With more and more ways for customers to interact with brands, companies today have access to a mind-boggling amount of data from different sources. And although having lots of data is a good problem, challenges arise when businesses need to effectively combine disparate data bits to understand customer behavior, preferences, likes, and dislikes.
That's why a unified customer view (also called a customer 360 view or single customer view) is crucial — it solves the fragmented data problem by taking ALL the data and merging it into one coherent source of truth. Without this view, businesses can't truly understand their customers, effectively personalize, or create successful marketing campaigns.
The problem is, every vendor claims to be able to produce one, but achieving a single customer view isn't as easy as it sounds. Pulling it off involves overcoming technical hurdles and requires a Customer Data Platform (CDP) that can:
Upload data in any format
Create a stable, persistent identity that updates seamlessly
Give access to teams that need it and build relevant views
Execute tasks quickly and efficiently
Why is customer data such a mess?
Let's start from the beginning: why is customer data still such a problem, even after many years and investments spent trying to solve the issue?

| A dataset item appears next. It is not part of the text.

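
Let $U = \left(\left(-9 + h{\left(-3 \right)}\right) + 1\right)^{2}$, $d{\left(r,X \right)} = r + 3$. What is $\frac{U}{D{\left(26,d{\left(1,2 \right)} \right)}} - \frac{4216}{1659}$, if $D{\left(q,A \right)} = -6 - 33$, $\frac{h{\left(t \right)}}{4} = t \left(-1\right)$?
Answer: $- \frac{63656}{21567} \approx -2.9515$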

The most straightforward answer is that humans are complicated and change constantly: their phone numbers, addresses, jobs, likes, dislikes, and wants. They use different channels to interact with a business, such as social media, email, phone, or in-person visits, and make typos or provide incomplete information. These factors, combined with the challenge of reconciling all the bits of data scattered across different systems that were never designed to talk to one another (in-store, e-commerce, email, clickstream, social media, service interactions, etc.) make it extremely challenging to see through the customer data chaos.
The ingredients for the ultimate customer view
When brands reach out to customers with only a partial understanding of them, any messages and experiences they deliver will be wrong, resulting in incidents like this:
Jodie has been a loyal customer of Halcyon Bank for 20 years, but she still receives new customer offers in the mail regularly. Frustrated after throwing out another mailer and yet again having to explain her banking history when calling the service center, she's looking for a new bank that will remember her preferences and treat her better.
Everyone has been in Jodie's situation and understands her frustration — consumers today have higher expectations than ever, and they know that brands have incredible amounts of information about them, so having a poor encounter is infuriating.
So what capabilities are needed to build a complete view that allows brands to understand their customers as a whole?
Accuracy: Identity resolution is critical; done right, it turns messy data into value. Done wrong, it wastes money in the form of duplicate marketing and makes it impossible to identify your most valuable customers, which leads to bad personalization and sub-par experiences.
Transparency: This can't happen in a black box. Many options on the market require you to send data off and wait, which means you have no visibility into what happens with the data, making it harder to trust that you're working from the right source of truth. And although ideally you want a solution you can trust without having to dig into the process, you should have the option to look and see how the work is done when you need to.
Comprehensiveness: The customer view can't be considered unified unless it truly brings together all of the customer data (bonus points if it's easy to pull off!) — this means you need a solution that can look at the entire history of your customers, encompassing both offline and online behavior, and allow you to use that data together seamlessly.